Hard Stop and Reset

The importance of breaking free from technical gridlock.

It happens to all developers from time to time. You have been staring at the same feature/bug/code for the last hour and a half and there has been no movement. The pressure is starting to mount as this time spent has not felt productive. There doesn’t seem to be any open doors and things are getting frustrating.

Time to take a hard stop and reset.

Recognizing Work Grinding to a Halt

Earlier in my career, I would let technical issues paralyze me. Like most developers I was tenacious. The harder an issue seemed, the more I dug my heals in. Hours or days later there would always be resolution. But I didn’t use my time wisely. I wasn’t able to separate when work was going well or poorly.

Being able to “feel” roadblocks is definitely a learned skill. In hindsight, they always seem so glaring. But the truth is when they are approaching it isn’t always obvious. Frustration and stress roll in like an incoming tide and not a tidal wave.

All you can really do to identify this is keep an eye on your mood and/or demeanor. Everybody is going to handle this differently. The good news is the same frustrations seem to pop up every time.

“Why did we code it like this to begin with?”

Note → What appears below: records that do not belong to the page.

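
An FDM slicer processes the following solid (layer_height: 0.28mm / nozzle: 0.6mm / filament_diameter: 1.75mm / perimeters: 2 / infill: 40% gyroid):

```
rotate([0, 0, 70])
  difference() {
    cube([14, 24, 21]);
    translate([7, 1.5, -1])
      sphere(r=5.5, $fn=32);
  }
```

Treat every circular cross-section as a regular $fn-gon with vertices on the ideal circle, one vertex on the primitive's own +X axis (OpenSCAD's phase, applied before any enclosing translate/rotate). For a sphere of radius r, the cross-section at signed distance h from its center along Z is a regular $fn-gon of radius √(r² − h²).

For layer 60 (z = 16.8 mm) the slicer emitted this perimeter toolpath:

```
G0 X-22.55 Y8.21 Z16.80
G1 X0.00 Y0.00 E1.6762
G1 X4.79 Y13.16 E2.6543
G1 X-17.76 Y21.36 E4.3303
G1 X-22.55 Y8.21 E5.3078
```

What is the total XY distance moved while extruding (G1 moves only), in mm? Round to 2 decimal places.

Sum the Euclidean lengths of each G1 segment: total = 75.99 mm.

75.99 mm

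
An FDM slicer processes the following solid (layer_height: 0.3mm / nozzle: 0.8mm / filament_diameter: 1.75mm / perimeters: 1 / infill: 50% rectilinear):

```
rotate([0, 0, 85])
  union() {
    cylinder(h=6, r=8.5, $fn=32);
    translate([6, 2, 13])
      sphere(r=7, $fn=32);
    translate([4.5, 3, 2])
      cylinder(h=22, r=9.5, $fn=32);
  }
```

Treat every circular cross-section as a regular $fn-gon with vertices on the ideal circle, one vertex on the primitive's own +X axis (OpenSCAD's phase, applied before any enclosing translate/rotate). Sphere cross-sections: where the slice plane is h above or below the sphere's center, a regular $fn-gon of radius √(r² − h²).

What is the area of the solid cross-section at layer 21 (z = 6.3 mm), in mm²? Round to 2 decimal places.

At z = 6.3 mm: the cylinder does not reach this height (z outside [0, 6]); the r=7 sphere at (6, 2) slices to a regular 32-gon of circumradius 2.027 (√(r²−h²) with h=6.7 from center) (area = (32/2)·2.027²·sin(360°/32) = 12.83 mm²); the cylinder at (4.5, 3): section is a regular 32-gon, circumradius r=9.5 (area = (32/2)·9.500²·sin(360°/32) = 281.71 mm²); Combining (union): the r=7 sphere at (6, 2) lies entirely inside the r=9.5 cylinder at (4.5, 3), so the union is just the r=9.5 cylinder at (4.5, 3) — area = 281.71 mm²; (whole slice rotated 85° about Z — lengths, areas and connectivity unchanged). Overall, the cross-section is a single solid region. Net area = 281.71 mm².

281.71 mm²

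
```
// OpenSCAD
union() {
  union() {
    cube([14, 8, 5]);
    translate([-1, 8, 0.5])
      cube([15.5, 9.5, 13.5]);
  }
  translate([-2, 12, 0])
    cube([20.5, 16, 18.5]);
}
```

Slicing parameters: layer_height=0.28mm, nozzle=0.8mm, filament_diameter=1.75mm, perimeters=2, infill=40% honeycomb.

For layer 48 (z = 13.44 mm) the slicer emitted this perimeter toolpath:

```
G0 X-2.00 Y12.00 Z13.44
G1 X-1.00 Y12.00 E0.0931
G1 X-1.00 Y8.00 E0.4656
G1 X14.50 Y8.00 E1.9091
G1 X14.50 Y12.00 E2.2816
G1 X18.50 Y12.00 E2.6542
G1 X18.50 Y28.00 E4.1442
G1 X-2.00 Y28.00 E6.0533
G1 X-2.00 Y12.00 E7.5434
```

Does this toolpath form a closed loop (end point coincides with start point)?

yes

Start point (G0): (-2.00, 12.00). End point (last G1): the path returns to the start — closed.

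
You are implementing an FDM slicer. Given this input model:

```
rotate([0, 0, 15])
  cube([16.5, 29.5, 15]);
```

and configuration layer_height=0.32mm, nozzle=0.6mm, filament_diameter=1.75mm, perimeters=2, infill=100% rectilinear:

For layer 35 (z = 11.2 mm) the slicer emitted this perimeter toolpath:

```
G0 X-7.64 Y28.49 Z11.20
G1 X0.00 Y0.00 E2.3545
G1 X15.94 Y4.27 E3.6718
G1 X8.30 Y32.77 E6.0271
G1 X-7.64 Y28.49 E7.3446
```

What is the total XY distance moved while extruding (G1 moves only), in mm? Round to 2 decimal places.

Sum the Euclidean lengths of each G1 segment: total = 92.01 mm.

92.01 mm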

“This feature is such a terrible idea!”

“I doubt users will even use this to begin with!”

“I can’t stand working technology ‘X’!”

At the end of the day, this is the developer’s job right? To solve business problems with code. Sometimes it will be easy and sometimes it will be hard. Someone who considers themselves to be a senior level developer will welcome both and handle them with grace.

Giving Yourself a Deadline

Once you have identified that “I’m totally stuck” feeling, it is time to set a deadline. This will separate it from being a problem and a complete time-suck.

How this looks is, say it is 3:13 pm. Give yourself 17 minutes to get to 3:30 pm to figure out a solution or take a break. Sometimes this deadline will force you to be more resourceful and EUREKA! A solution emerges. Often though it just gives you a light at the end of the tunnel.

If it helps there are many free apps that you can use as a timer for such deadlines:

If the deadline has hit and you have not resolved the problem, it is time to take a mental break.

Techniques for Resetting

A good technique for resetting is anything that will change your train of thought and get you in a different headspace. Sometimes this will be as simple as changing gears to something else that is work-related. Other times turning your head from job responsibilities is a good thing, at least for a few minutes.

Work-Related:

  • communication talk to a colleague
  • redirection work on something else (preferably something easy)
  • read review a technical article or something that will help you with your job
  • change your medium get your notebook and pencil and take things offline

Non Work-Related:

  • communication talk to you spouse, family, significant other, friend
  • play play a quick video game
  • read read something not related to work you are interested in
  • exercise go for a walk, run, yoga…
  • eat/drink have a snack or get some coffee or tea (cup of coffee and piece of chocolate is rocket fuel for me)
  • meditation completely clear your mind of everything

Just as important as setting the deadline to stop working, try to do the same for taking a break. You are in the middle of working after all. If you are doing any of these things too long or too often it starts sounding like procrastination right?

Back to Work

😌 Ahhhhh 😌

Hopefully sitting back down and looking at the problem feels completely different than when you left. Maybe you are looking at things from a completely different perspective now. At the very least you should be in a less frustrating place.

Ideally, your brain feels like the picture below.

Take a New Path

There are a few things to consider when building solution 2.0. Think about some of the reasons you got stuck in the first place. Maybe you don’t have all the answers you needed from a business perspective. Sometimes your technical design doesn’t align well with the desired results.

There are a few simple steps you can take so you don’t make the same mistakes:

  • Take a different approach. If you make changes specifically early on in your design, they tend to cascade down to everything else you are building.
  • Hack. “Done is better than perfect.” It is a fairly well known Facebook mantra. It has a lot of value. You can always come back and improve.
  • Start fresh, if you are able. Sometimes you have to cut your losses and start over. You just learned a lot about what you are doing. Development should be more rapid now.

Bah, It Didn’t Work

Sometimes despite identifying gridlock, taking a break, and taking a new approach you end up in the same place. The only thing that changed was how you got there.

At this point it is probably time to get the help of one of your colleagues. Everybody approaches problems differently. Getting a second set of eyes on the problem can help things break free rapidly. What was complicated to you may be trivial to them. But don’t worry, you’ll be in a position to pay them back. Everyone gets stuck from time-to-time.

Wrapping Up

One’s ability to avoid major periods of inefficiency is something that separates good developers from great ones. It isn’t that great developers never get stuck. The difference is when they do they know how to handle it. Learning how to fight through difficult periods can save your day.